At a recent County Board meeting Jay Fisette argued that preservation wasn’t an option, because the majority opposes historic preservation. Fisette didn’t say who constitutes the majority. But unless he is prepared to argue that AHALRB is at odds with the Rosslyn community, it seems that the majority does not include those who reside in West Rosslyn.
Relying on cost estimates from APS staff, John Vihstadt said that renovation of Wilson School is too expensive. Yet historic status opens the way to federal and/or state historic preservation tax credits, which could cut the cost of renovation by as much as a third.
A dissertation defended by Paola Venturini Brooks in 2011 reported that the renovation of two historic Richmond area schools—Maggie L. Walker Governor’s School and Appomattox Regional Governor’s School for the Arts and Technology around the year 2000–were financed through syndication of historic tax credits to private investors, at considerable savings to their respective school districts.

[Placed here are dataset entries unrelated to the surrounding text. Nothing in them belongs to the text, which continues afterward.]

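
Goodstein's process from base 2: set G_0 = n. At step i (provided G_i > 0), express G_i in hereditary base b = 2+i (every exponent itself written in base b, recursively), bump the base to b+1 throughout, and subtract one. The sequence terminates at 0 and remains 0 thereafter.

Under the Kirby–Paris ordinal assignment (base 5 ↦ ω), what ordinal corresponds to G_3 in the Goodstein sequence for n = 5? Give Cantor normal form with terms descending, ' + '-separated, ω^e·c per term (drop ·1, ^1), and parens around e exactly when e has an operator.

ω^3·3 + ω^2·3 + ω·3 + 2

base 2: 5 = 2^2 + 1; at 3: 3^3 + 1 = 28; next = 27
base 3: 27 = 3^3; at 4: 4^4 = 256; next = 255
base 4: 255 = 3·4^3 + 3·4^2 + 3·4 + 3; at 5: 3·5^3 + 3·5^2 + 3·5 + 3 = 468; next = 467
base 5: 467 = 3·5^3 + 3·5^2 + 3·5 + 2; at 6: 3·6^3 + 3·6^2 + 3·6 + 2 = 776; next = 775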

The dissertation entitled: “Use Of Historic Tax Credits For School Construction In Virginia: Costs, Benefits, Administrative Implications, and Public Policy Issues,” compared the cost of these renovations with that of other Richmond area schools that used traditional financing (Table 2, p. 54).
Even after discounting for the cost of syndication, historic tax credits covered almost one third the cost of the Appomattox renovation. Likewise Venturini Brooks reports that the “Maggie Walker Governor’s School was financed as follows: one third with proceeds from the syndication of state and federal tax credits, one third with private contributions, and one third with commitments from the localities utilizing the governor’s school (p. 67).”
Clearly historic preservation tax credits brought substantial savings to some sister school divisions in the state of Virginia and could benefit Arlington if only APS staff were say NO to business as usual and start thinking outside the box.